The Ivory Tower of the University can feel like a dungeon at times. It’s only when you notice that all of your friends are within five years of your age, professors are the only people outside of that bracket you’ve interacted with recently (and do office hours even count as social interaction?), and you don’t even remember how to start a conversation with someone who doesn’t know what a blue book is, that it becomes clear you’ve become fully socialized as a college student. We’re living in a microcosm, where tragedies include parties getting busted before 2 a.m., and stress exists on a schedule (starting promptly a few weeks before exams, and ending after the last grades have been viewed on CTools). This might be fun for now, but what happens when we start feeling socially claustrophobic, or when we graduate and try to reenter the “real world” and realize that in the course of the past four years it has become alien.

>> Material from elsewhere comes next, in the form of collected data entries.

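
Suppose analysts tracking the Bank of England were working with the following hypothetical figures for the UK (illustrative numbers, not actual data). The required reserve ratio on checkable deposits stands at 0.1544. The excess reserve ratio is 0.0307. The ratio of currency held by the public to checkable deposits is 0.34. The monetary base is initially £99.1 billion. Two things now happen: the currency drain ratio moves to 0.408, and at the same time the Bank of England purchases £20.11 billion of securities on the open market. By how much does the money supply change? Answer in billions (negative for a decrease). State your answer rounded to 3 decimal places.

£30.108 billion

Before: m₁ = (1 + 0.34) / (0.1544 + 0.0307 + 0.34) ≈ 2.5518949, MB₁ = 99.1, so M₁ = 2.5518949 × 99.1 ≈ 252.8928 billion.
After: m₂ = (1 + 0.408) / (0.1544 + 0.0307 + 0.408) ≈ 2.3739673, MB₂ = 99.1 + 20.11 = 119.21, so M₂ = 2.3739673 × 119.21 ≈ 283.0006 billion.
ΔM = M₂ − M₁ = 283.0006 − 252.8928 = 30.1078 billion.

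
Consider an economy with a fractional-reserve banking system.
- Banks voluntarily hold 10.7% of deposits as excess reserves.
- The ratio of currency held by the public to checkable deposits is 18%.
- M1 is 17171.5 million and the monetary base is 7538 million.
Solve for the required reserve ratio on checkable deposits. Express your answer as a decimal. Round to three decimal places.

0.231

Using m = M/MB = 17171.5/7538 ≈ 2.277992. Since m = (1 + c)/(c + rr + e), the denominator satisfies c + rr + e = (1 + c)/m = (1 + 0.18) / 2.277992 ≈ 0.518000.
With c = 0.18 and e = 0.107, the required reserve ratio on checkable deposits is 0.518000 − 0.18 − 0.107 = 0.231.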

One of the nice things about the University is that it’s integrated with the Ann Arbor community. This makes it possible — easy even — to get involved. We have classes here such as Project Outreach (Psych 211) and Project Community (Soc 389), which place students in volunteer positions in schools, prisons, hospitals, community centers and more. Language programs also offer opportunities to connect with the “real world.” Through Proyecto Avance, Latino Mentoring Association, students are paired with adults and kids from Spanish-speaking backgrounds to work on English language skills and help with homework, respectively. These all can become lasting connections, and because of the relationships I developed in my Project Community class, after the semester ended I returned to volunteer in my placement location. And friends of mine have gotten to better know entire families of individuals they have worked with.
Besides coursework and volunteering, employment both on and off-campus connects students with the city. Students who do outreach for University programs have the opportunity to connect with alumni and prospective students through phone calls, tours and hosting events. For instance, Teaching and Inspiring Environmental Stewardship brings visiting groups to the Dana Building, incorporating tours of the award-winning sustainability center with other environmental education activities. Off-campus jobs can also connect students with people they wouldn’t otherwise come into contact with. Especially in smaller businesses with more of a regular clientele, students can get to know individuals outside of student and work groups.
Why are interactions like this important? Social theorists and professionals can tell you: Knowing people means getting ahead. Your volunteer coordinator might recommend you for a job or your client may drop information on off-campus opportunities. Learning the proper etiquette for conversing with different people is important. It would be humiliating to leave the University not knowing how to talk to professors, or professionals in general. Likewise, after attending an institution as diverse as the University, it should be expected that one would know how to interact with people from a wide range of social identities, not just one’s own. That sort of flexibility is crucial to professional success, as well as expanding the horizons of personal opportunities.
Sometimes the ivory tower analogy for college makes me think about Rapunzel, trapped in a tower with no escape besides her freakishly long hair. If I remember correctly, the story has another one of those not-very-politically-correct endings, in which she waits helplessly until she is rescued by a prince. I don’t really know how he fits into this whole metaphor, but my hunch is this: If in college I surround myself with only people like me, then I will build up a sort of helplessness that will separate me from accessing opportunities. And there is no hope of a social-capital-superman to rescue me by introducing me to everyone I’ll need to know post-grad.
Getting acquainted with people outside of your own group can provide an avenue for learning about life in general. It can also make post-college culture shock less dramatic. Between jobs, volunteering and just varying venues for hanging out, there are a plethora of places to meet people who don’t look like you, talk like you or share your lifestyle. It might not be comfortable at first, but going to the University without getting to know Ann Arbor is like getting a sandwich with only the lettuce — it serves its function, but it’s far from reaching its full potential in flavor and variety.